Throughout the country, businesses remained closed as police utilized tear gas and water cannons to disperse protesters in various regions, including Kisumu, Migori, and Kisii, where the opposition garnered significant support. The protests were deemed illegal by the police, citing the absence of a permit.
Education Minister’s orders led to the closure of day schools in Nairobi and Mombasa as the situation escalated. Previous protests had already left six people dead, and last week’s events resulted in injuries to numerous others, including 53 shocked children due to tear gas exposure at their school compound.
Religious leaders, led by Catholic bishops like Anthony Muheria, urged the government and the opposition to engage in dialogue to end the protests, emphasizing the importance of preventing further bloodshed. Their primary demand was the repeal of the recently passed Finance Act, which caused discontent among Kenyans. The Act raised fuel prices significantly by doubling value-added tax on petroleum products to 16%, despite a court order suspending the implementation of such taxes.

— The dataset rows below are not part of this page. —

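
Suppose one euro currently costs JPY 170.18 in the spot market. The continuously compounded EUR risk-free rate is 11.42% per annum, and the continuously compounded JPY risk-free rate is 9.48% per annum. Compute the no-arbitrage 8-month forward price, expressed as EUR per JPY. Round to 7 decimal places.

0.0059526

T = 8/12 years.
JPY accumulates by e^(0.0948×8/12) = 1.0652399.
EUR accumulates by e^(0.1142×8/12) = 1.0791064.
Forward (JPY per EUR) = 170.18 × 1.0652399 / 1.0791064 = 167.9932.
Invert for EUR per JPY: 1 / 167.9932 = 0.0059526.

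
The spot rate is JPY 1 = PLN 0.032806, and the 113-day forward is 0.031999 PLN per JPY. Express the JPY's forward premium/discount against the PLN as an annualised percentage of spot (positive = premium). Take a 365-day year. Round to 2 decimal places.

-7.95%

T = 113/365 years.
JPY trades forward at -2.45992% vs spot over the period.
Per annum: -0.0245992 / (113/365) = -0.079458 = -7.95%.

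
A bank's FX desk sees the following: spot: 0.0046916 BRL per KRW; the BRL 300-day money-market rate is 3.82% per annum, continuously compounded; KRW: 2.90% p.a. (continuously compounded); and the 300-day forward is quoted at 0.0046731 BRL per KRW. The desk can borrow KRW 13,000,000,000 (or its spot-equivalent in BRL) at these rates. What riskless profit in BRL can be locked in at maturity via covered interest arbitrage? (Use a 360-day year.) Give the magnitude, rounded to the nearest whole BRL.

T = 300/360 years.
Route A — deposit KRW, sell forward: 13,000,000,000 × 1.0244610472 × 0.0046731 = BRL 62,236,315.96.
Route B — convert at spot, deposit BRL: 13,000,000,000 × 0.0046916 × 1.0323454334 = BRL 62,963,573.86.
The quoted forward undervalues KRW, so borrow KRW, convert to BRL at spot, deposit the BRL at 3.82%, and buy KRW forward at 0.0046731 to cover the loan.
Arbitrage profit = |62,236,315.96 − 62,963,573.86| = BRL 727,258.

BRL 727,258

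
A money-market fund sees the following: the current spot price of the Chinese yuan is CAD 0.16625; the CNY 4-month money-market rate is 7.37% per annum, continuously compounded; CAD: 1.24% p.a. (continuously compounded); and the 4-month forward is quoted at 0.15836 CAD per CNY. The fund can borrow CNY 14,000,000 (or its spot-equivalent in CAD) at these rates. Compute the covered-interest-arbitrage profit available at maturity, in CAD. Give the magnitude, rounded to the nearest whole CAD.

CAD 64,960

T = 4/12 years.
Route A — deposit CNY, sell forward: 14,000,000 × 1.024870914 × 0.15836 = CAD 2,272,179.81.
Route B — convert at spot, deposit CAD: 14,000,000 × 0.16625 × 1.004141887 = CAD 2,337,140.24.
The quoted forward undervalues CNY, so borrow CNY, convert to CAD at spot, deposit the CAD at 1.24%, and buy CNY forward at 0.15836 to cover the loan.
Arbitrage profit = |2,272,179.81 − 2,337,140.24| = CAD 64,960.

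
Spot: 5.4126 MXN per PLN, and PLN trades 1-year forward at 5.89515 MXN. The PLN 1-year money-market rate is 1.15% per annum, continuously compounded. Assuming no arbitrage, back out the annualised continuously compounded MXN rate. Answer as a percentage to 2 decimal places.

T = 1 year.
By CIP, F/S equals the MXN-to-PLN growth ratio: 5.89515/5.4126 = 1.0891531.
PLN growth factor: e^(0.0115×1) = 1.0115664.
That pins the MXN growth at 1.1017507.
r = ln(1.1017507)/1 = 0.096900 → 9.69%.

9.69%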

Western envoys from 13 countries also called for dialogue, expressing concern over the loss of lives and property destruction. Meanwhile, Human Rights Watch urged political leaders to stop labeling protesters as terrorists and respect their right to peaceful demonstrations, condemning the use of force and live ammunition by the police.
Though the Kenyan constitution protects the right to peaceful protests, past demonstrations organized by the opposition have turned violent, resulting in fatalities. Despite these challenges, the situation demands a peaceful resolution and an earnest effort from both parties to address the concerns raised by the protesters.